Hindsight is a weird thing. You say things in the heat of the moment, and later realize that maybe the things you thought should happen shouldn’t have happened. Right now, I’m having a lot of hindsight regarding my negative feelings of “plastic”, or polycarbonate, casings on smartphones.
A few years ago it was kind of a big deal, especially for Samsung. Polycarbonate casing was described as cheap and generally viewed as undesirable. This debate was especially strong when HTC came along with the M7, which featured a beautiful aluminum unibody design. While the aluminum design didn’t come without criticisms of its own (i.e. dents when it drops, inability to remove the battery cover) overall people seemed quite pleased with its design. It definitely wasn’t receiving the same amount of hate as Samsung received for its continuous use of “cheap” polycarbonate casing. I myself was critical of its use – it just seemed too cheap for Samsung’s rising flagship status at the time.
So it’s 2016, and Samsung’s polycarbonate housing in its flagships is a thing of the past. A couple of notable design changes have occurred in the Galaxy S and Note series, including a faux-leather design in the Note 3, and glass backs in the Galaxy S6, S7, Note 5, and now the Note 7. Glass backs certainly have their appeal, and they have the premium look and hefty feel that many were calling for from Samsung years ago – but the switch from polycarbonate to glass is about as impractical as you can get, as they easily crack and shatter when dropped if they’re not in a case.
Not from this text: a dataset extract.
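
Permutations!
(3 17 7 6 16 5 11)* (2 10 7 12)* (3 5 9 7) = (2 10 3 17 12)(5 11)(6 16 9 7) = [0, 1, 10, 17, 4, 11, 16, 6, 8, 7, 3, 5, 2, 13, 14, 15, 9, 12]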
Although, apparently some people think outside the box and make it work even if it is cracked.
Samsung isn’t the first company to feature glass casing for their phones. This was also a design that Apple chose for the iPhone 4 and 4S, and a design they later switched out for aluminum. While the iPhone 4S was one of my favorite smartphones at the time, I never did understand the appeal of the glass back. Aside from the fact that they’re easier to break, they’re also fingerprint magnets. They might look nice, but given that I absolutely do not trust the safety of a glass phone out of a case, it isn’t given justice. My Galaxy S7 has the same situation, and in the rare occasion that I don’t have the phone in a case (switching SIM cards or cases, for example) I hold the device like I would a raw egg: very carefully.
When I see the leaks that the two new Nexus devices may look like what appears to be a design mix of the HTC 10 and a Nexus 4 (which featured a glass back), I just think, “What have we done?” I know there isn’t a perfectly durable material out there that isn’t prone to some type of catch, but I would argue that glass casing presents more issues than others. Even aluminum is better – I’d take a dent over a shatter any day. Regardless, I’m eating my words about Samsung’s use of polycarbonate back in the day; the glass back trend is definitely worse, even if it looks better.